2014-02-20 / News

God’s Marketplace expanding to help with abuse, mental issues

By ALYSSA STAFFORD
UGA graduate student


Dave McKelvey (left) and David Toburen stand with boxes of cereal in the God’s Marketplace food pantry. Dave McKelvey (left) and David Toburen stand with boxes of cereal in the God’s Marketplace food pantry. A local non-profit known for its food pantry and thrift store has tackled a new challenge: helping people with personal issues that can’t be fixed with a box of groceries. God’s Marketplace is opening a support center for county residents who need help coping with mental illness or substance abuse.

The center is easy to find because it’s at the feet of “the Big Man,” a local landmark standing at 724 E. Robert Toombs Ave. in Washington. Staff members at the center will also help low-income residents sign up for utility subsidies and search for work.

Chairman David Toburen hopes the support center will serve as a “one-stop shop for referral services, encouragement, and support of persons in our community.” The food pantry has been a resource for people in need since 2007 but Toburen has been searching for ways to “help people learn to fish,” as the old adage says.

Toburen decided to expand the ministry after a Wilkes County resident confided that he had almost committed suicide during the holidays. “It’s almost criminal that somebody gets out of a situation where they had rehab or probation and they’re so lonely that they’re ready to commit suicide,” Toburen said. “What are we in a society doing when that happens?”

Although Toburen took this as a sign that Wilkes County lacks adequate mental health services, it’s not clear that this is the case. People may be unhappy but they may not seek professional help.

In a national study, Wilkes County residents reported an average of 5.4 “poor mental health days” in the last 30 days – compared with 3.4 days for Georgians and 2.3 days nationwide. These are days when residents feel depressed, stressed or emotional.

Toburen emphasized that there is no regularly available mental health resource in the county and that the nearest outpatient clinic is 25 miles away in Thomson.
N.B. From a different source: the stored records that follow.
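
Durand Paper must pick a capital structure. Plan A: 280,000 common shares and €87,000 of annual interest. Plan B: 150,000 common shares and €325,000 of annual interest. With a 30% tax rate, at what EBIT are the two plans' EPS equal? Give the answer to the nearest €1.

Set EPS_A = EPS_B: (EBIT − €87,000)(1 − 0.30) ÷ 280,000 = (EBIT − €325,000)(1 − 0.30) ÷ 150,000.
Cancelling (1 − t) and cross-multiplying: 150,000·(EBIT − 87,000) = 280,000·(EBIT − 325,000).
Solving, EBIT = (325,000·280,000 − 87,000·150,000) / (280,000 − 150,000) = 77,950,000,000 / 130,000 = 599,615.38.

€599,615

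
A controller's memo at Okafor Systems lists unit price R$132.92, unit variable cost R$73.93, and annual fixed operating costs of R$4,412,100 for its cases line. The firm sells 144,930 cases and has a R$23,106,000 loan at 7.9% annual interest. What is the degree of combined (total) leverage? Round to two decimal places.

Contribution at this volume is 144,930 × R$58.99 = R$8,549,420.70.
EBIT = R$8,549,420.70 − R$4,412,100 = R$4,137,320.70. Interest = R$1,825,374.00.
DOL = R$8,549,420.70 ÷ R$4,137,320.70 = 2.0664; DFL = R$4,137,320.70 ÷ R$2,311,946.70 = 1.7895.
Combined leverage = 2.0664 × 1.7895 = 3.6978.

3.70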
The Wilkes County Health Department confirmed that the Serenity Behavioral Health Systems clinic in Thomson is the only five-day-aweek public mental health clinic resource for Wilkes County. As part of its contract with the health district, Serenity counselors see clients in Washington two days each month.

“We used to be up there every day, and then due to, you know the [low volume of] clients and financial issues, we decided to go down to two days a month,” said Patti Stewart, outpatient director for Serenity Behavioral Health Systems. “There were a lot of different factors involved in that decision.” There weren’t enough clients to keep the doors open in Washington more than two days per month, she said.
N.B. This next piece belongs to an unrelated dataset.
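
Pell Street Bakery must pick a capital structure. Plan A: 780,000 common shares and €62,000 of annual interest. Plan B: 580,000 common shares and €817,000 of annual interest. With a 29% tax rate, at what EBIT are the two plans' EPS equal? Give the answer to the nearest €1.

€3,006,500

Set EPS_A = EPS_B: (EBIT − €62,000)(1 − 0.29) ÷ 780,000 = (EBIT − €817,000)(1 − 0.29) ÷ 580,000.
The (1 − t) factor cancels: (EBIT − 62,000) × 580,000 = (EBIT − 817,000) × 780,000.
EBIT × (780,000 − 580,000) = 817,000 × 780,000 − 62,000 × 580,000 = 601,300,000,000, so EBIT = 601,300,000,000 ÷ 200,000 = 3,006,500.00.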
There is a shortage of primary care doctors and clinics in Wilkes County, according to surveys at the U.S. Department of Health and Human Services. But there is no lack of mental health care providers, according to data gathered in 2009 and again in 2013.
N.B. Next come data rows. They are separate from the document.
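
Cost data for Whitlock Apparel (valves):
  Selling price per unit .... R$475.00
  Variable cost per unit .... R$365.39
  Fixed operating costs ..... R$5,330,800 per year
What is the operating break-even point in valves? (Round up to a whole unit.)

Unit CM = price − variable cost = R$475.00 − R$365.39 = R$109.61.
Break-even Q = R$5,330,800 / R$109.61 = 48,634.25 → 48,635 valves.

48,635 valves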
Even if statistics show that an adequate number of mental health professionals exists, that doesn’t mean that everyone is served. According to data collected by the Robert Wood Johnson Foundation, 21 percent of adult Georgia residents report having inadequate social and emotional support.

Toburen has listened to the stories of Wilkes County residents and he believes the need is real, which is why the new God’s Marketplace support center is so important to him. He’s worked as a juvenile probation officer and as a high school assistant principal. He’s learned to recognize social conditions that cause people to cycle in and out of prison or rehabilitation.

“I’m beginning to see some of the men and women come back,” Toburen said. “But when they come back they come back with a ‘P’ on their forehead if they’re on probation, or they come in with a ‘D’ on their forehead if they’re a drug addict. And most people don’t want to talk to them – don’t want to deal with them.” The Support Center, he said, will welcome them all.

The God’s Marketplace Support Center will not replace groups like Alcoholics Anonymous, Al-Anon, or personal counseling but it will serve as a resource that connects people to needed resources. Staff will also help people fill out applications for employment and for utility subsidies so that residents in poverty can keep the lights and the heat on.

Leading the Support Center will be Dave McKelvey, who moved to Washington in June 2013 and met Toburen through the Methodist Church. He’s been volunteering at the God’s Marketplace thrift shop but now looks forward to leading The Support Center. “I’m not a counselor,” says McKelvey, but he has 12 years of experience working with drug addicts and alcoholics through a Bible study program at the Salvation Army in Fort Myers, Florida.

Toburen and McKelvey are both formally retired, but “God doesn’t believe in retirement,” Toburen said. “We’ve been looking for it but we can’t find it in the Bible.”